In June of 1954, just one month prior to his jaunt above Gunnison with the Gilmer boys, Bob was able to rescue a few of these C&S-turned-RGS stragglers. To boot, he acquired three different types of cars, perfect to reflect the many roles played by a railroad. These were three of the four freight cars he bought from the RGS dismantler and stuffed with railroad records and hardware. This, along with what Bob later learned was the discovery of the unfinished South Park Ohio Pass grade, made the summer of ‘54 a very good summer for DSP&P/C&S history.
The June 1954 rolling stock acquisition included, first of all, C&S 1116, built in 1909. While turned into an outfit car for work crews by the RGS, it was originally a refrigerator car with roof openings where ice was once inserted to keep the car’s cargo fresh. The next car was 1910-built C&S 50,000 pound boxcar 8308, also reshaped into a RGS outfit car. And finally, Bob now had C&S 7064 built in the first year of the twentieth century, a 50,000 pound livestock car, with open gaps for airflow, left with other stock cars on Dallas Divide after abandonment.
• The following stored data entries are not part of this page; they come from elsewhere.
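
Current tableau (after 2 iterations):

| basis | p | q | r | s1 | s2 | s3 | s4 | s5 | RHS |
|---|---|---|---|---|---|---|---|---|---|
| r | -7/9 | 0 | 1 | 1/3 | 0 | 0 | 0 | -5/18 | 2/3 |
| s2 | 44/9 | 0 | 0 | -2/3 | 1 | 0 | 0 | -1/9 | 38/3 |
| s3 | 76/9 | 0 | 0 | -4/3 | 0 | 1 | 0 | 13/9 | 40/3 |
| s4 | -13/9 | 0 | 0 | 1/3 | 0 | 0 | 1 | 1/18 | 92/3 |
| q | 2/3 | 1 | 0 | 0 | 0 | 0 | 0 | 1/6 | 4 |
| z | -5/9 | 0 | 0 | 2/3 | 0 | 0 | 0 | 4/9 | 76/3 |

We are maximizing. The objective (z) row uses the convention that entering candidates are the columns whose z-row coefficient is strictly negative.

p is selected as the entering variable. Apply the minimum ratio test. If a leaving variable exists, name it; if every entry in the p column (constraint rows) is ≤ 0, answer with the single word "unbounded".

Ratios: row 1 (r): entry -7/9 ≤ 0, skip; row 2 (s2): (38/3)/(44/9) = 57/22; row 3 (s3): (40/3)/(76/9) = 30/19; row 4 (s4): entry -13/9 ≤ 0, skip; row 5 (q): 4/(2/3) = 6.
Minimum ratio is in the s3 row, so s3 leaves.

s3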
These were the Narrow Gauge Museum’s first C&Sng rolling stock acquisitions. Still, everyone knows the ideal symbol of a line is a locomotive. In time Bob and Carl’s Alamosa museum had a RGS loco (no. 42) and a D&RGW one (no. 346), but there simply seemed no chance of getting a DSP&P/C&S engine. The only three left in Colorado were already claimed by various towns for park displays (No. 60 in Idaho Springs, No. 71 in Central City, and No. 74 in RGS garb in Boulder). The closest Bob could ever likely come would be the now-standard gauged steam-powered C&S rotary snowplow, essentially a locomotive that drives the blades instead of wheels, up at Leadville, but at the time the C&S was still using it. Upon these thoughts, Bob would have had to resign himself to the fact that there was nothing to be done. He would have to memorialize the South Park via the three freight cars and no engine.